Timeline for the Red Line
A look at milestones on the Metro Rail subway project:
1980
* Los Angeles County voters approve Proposition A, a half-cent sales tax for transit improvements.
1983
* President Reagan signs a transportation bill that provides $117.2 million for the start of construction.
1985
* A cloud of methane gas seeps into the basement of the Ross Dress for Less store at 3rd Street and Fairfax Avenue, causing an explosion that injures 21 people.
1986
* Congress blocks use of federal funds and declares part of the Wilshire Corridor too hazardous for tunneling because of underground methane concentrations. A new subway route must be selected.
* Ground is broken at 1st and Hill streets for the first of five stations along the 4.4 miles of Segment 1, which begins at Union Station and ends at MacArthur Park.
1987
* Construction begins. Problems related to contaminated ground water and land acquisition delay work for almost six months.
1988
* Discovery of contaminated soil at Union Station forces realignment and delays construction again.
1989
* A new subway route is selected that will travel north under Vermont Avenue and west on Hollywood Boulevard.
1990
* L.A. County voters narrowly approve Proposition C, which adds another half-cent transit sales tax.
1991
* To avoid pockets of methane, a Mid-City route is selected that would stretch along Wilshire to Crenshaw Boulevard, then to Pico and San Vicente boulevards.
1992
* Tunneling starts on the Hollywood line.
1993
* The first 4.4-mile segment of the subway opens.

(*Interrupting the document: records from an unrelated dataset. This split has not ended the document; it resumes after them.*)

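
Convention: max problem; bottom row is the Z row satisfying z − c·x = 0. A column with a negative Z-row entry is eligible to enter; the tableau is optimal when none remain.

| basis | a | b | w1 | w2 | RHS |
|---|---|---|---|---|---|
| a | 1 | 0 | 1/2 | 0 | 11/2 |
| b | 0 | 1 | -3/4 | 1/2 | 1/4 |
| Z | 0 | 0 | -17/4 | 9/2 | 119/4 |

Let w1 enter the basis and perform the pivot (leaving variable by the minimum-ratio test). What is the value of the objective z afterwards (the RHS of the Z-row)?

Ratio test on column w1 — row 1: (11/2)/(1/2) = 11; row 2: entry -3/4 ≤ 0. Minimum is 11 at row 1 (a leaves); pivot element 1/2.
Pivot on row 1; the Z-row RHS becomes 119/4 − (-17/4)·11 = 153/2.

153/2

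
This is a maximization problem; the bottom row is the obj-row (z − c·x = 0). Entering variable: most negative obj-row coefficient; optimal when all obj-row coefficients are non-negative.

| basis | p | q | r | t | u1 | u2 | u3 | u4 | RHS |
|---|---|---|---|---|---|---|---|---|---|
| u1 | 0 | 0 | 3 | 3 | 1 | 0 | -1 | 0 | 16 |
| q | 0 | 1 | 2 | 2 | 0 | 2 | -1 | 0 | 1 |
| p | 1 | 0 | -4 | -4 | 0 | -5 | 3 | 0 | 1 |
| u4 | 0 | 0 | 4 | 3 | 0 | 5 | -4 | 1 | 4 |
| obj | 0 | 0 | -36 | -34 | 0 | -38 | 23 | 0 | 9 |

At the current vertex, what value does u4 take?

4

u4 is basic (row 4); its value is the RHS of that row, 4.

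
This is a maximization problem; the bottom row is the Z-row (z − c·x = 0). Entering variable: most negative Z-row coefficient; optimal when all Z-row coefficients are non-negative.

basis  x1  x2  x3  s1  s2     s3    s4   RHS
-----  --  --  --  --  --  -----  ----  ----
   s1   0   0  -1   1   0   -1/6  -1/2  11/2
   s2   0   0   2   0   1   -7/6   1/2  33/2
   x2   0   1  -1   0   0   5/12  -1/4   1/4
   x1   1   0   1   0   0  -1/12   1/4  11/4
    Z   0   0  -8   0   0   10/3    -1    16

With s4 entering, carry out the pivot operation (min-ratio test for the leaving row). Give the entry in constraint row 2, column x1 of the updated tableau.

-2

Ratio test on column s4 — row 1: entry -1/2 ≤ 0; row 2: (33/2)/(1/2) = 33; row 3: entry -1/4 ≤ 0; row 4: (11/4)/(1/4) = 11. Minimum is 11 at row 4 (x1 leaves); pivot element 1/4.
Divide row 4 by 1/4; eliminate column s4 from the other rows.
Row 2 update in column x1: 0 − (1/2)·4 = -2.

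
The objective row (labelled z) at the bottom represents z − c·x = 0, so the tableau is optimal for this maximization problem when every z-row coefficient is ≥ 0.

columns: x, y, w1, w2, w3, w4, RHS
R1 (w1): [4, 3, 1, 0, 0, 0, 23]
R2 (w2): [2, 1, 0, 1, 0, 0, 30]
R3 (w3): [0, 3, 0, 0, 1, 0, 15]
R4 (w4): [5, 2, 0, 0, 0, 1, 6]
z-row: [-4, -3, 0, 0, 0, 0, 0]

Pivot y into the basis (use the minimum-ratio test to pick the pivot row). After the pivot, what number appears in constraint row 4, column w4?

Ratio test on column y — row 1: 23/3 = 23/3; row 2: 30/1 = 30; row 3: 15/3 = 5; row 4: 6/2 = 3. Minimum is 3 at row 4 (w4 leaves); pivot element 2.
Divide row 4 by 2; eliminate column y from the other rows.
In the new row 4, the w4 entry is the old entry divided by the pivot: 1/2 = 1/2.

1/2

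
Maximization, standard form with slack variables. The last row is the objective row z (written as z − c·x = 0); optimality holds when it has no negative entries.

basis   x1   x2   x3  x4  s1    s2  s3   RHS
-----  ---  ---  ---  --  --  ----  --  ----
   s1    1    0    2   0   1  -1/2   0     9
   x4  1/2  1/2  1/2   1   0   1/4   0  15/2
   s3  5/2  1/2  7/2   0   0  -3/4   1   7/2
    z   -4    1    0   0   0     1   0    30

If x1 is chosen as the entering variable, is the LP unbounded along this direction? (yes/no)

Column x1 has positive entries in row(s) 1, 2, 3, so the ratio test bounds it — not unbounded.

no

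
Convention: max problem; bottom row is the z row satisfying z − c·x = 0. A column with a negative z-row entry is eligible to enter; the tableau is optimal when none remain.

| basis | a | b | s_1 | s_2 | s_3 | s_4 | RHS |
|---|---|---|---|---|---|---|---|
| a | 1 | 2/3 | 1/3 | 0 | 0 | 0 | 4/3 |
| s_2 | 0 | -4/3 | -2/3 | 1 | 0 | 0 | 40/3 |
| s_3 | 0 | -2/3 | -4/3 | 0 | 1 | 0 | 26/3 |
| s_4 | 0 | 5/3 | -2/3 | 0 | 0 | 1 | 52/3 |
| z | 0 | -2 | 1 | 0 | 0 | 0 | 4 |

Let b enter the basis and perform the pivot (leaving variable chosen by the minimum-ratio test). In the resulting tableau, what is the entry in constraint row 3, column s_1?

Ratio test on column b — row 1: (4/3)/(2/3) = 2; row 2: entry -4/3 ≤ 0; row 3: entry -2/3 ≤ 0; row 4: (52/3)/(5/3) = 52/5. Minimum is 2 at row 1 (a leaves); pivot element 2/3.
Divide row 1 by 2/3; eliminate column b from the other rows.
Row 3 update in column s_1: -4/3 − (-2/3)·(1/2) = -1.

-1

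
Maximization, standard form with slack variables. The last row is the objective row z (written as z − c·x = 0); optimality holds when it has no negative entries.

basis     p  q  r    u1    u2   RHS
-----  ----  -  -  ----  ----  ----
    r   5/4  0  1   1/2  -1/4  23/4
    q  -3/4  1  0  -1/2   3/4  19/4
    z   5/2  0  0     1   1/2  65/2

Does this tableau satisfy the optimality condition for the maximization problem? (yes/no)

Every z-row coefficient is ≥ 0, so the tableau is optimal.

yes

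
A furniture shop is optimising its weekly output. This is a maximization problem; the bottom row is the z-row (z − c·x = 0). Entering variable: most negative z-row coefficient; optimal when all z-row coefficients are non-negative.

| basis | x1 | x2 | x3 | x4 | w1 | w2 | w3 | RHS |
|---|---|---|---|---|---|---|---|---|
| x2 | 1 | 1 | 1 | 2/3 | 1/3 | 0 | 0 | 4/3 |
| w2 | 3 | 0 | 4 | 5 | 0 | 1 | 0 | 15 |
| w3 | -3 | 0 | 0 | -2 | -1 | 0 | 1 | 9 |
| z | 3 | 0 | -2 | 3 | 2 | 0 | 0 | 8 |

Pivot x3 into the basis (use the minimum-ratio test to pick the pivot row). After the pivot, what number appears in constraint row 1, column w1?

Ratio test on column x3 — row 1: (4/3)/1 = 4/3; row 2: 15/4 = 15/4; row 3: entry 0 ≤ 0. Minimum is 4/3 at row 1 (x2 leaves); pivot element 1.
Divide row 1 by 1; eliminate column x3 from the other rows.
In the new row 1, the w1 entry is the old entry divided by the pivot: (1/3)/1 = 1/3.

1/3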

* The Metropolitan Transportation Authority is created by the merger of the Southern California Rapid Transit District and the county transportation commission.
* Water leakage causes millions of dollars in damage to the subway because a costly protective liner was poorly designed, installed and inspected.
1994
* Tunneling begins on the 6.3-mile segment extending from Hollywood and Vine to Universal City and North Hollywood.
* An independent tunnel panel reports that it found lax enforcement of construction requirements, along with previously undiscovered areas of thin concrete, air pockets and missing reinforcing steel in the tunnel wall. But it says the tunnels are safe.
* Transit officials acknowledge that nearly one-third of the subway tunnels under construction between downtown and Hollywood are misaligned and that some segments will need to be re-excavated.
* Tunneling beneath Hollywood Boulevard is shut down after the street buckles and sinks, damaging buildings.
* The Federal Transportation Administration announces that federal funding for the subway will be withheld until questions regarding mounting construction and management problems are resolved.
1995
* In the subway project’s worst setback, a 70-foot-wide sinkhole opens on Hollywood Boulevard, sending 20 workers scrambling for their lives.
1996
* Two digging machines, nicknamed Thelma and Louise, begin boring through 2.4 miles of the Santa Monica Mountains from Universal City to Hollywood.
* A 2.1-mile extension of the subway opens with three new stations on Wilshire Boulevard at Vermont, Normandie and Western avenues.
1997
* Digging machines complete boring twin subway tunnels from the San Fernando Valley to Hollywood.
1998
* Facing financial trouble, the MTA board halts work on subway extensions to the Eastside and Mid-City and a light rail line to Pasadena.
* L.A. County voters approve a ballot measure that bans the use of the transit sales tax for any more subway construction beyond North Hollywood.
1999
* Five stations along 4.6 miles of new subway from Wilshire and Vermont to Hollywood and Vine open to passengers.
2000
* Ridership on the subway system is less than the MTA predicted.
* The last 6.3 miles of subway from Hollywood and Highland station to Universal City and North Hollywood are set to open on June 24.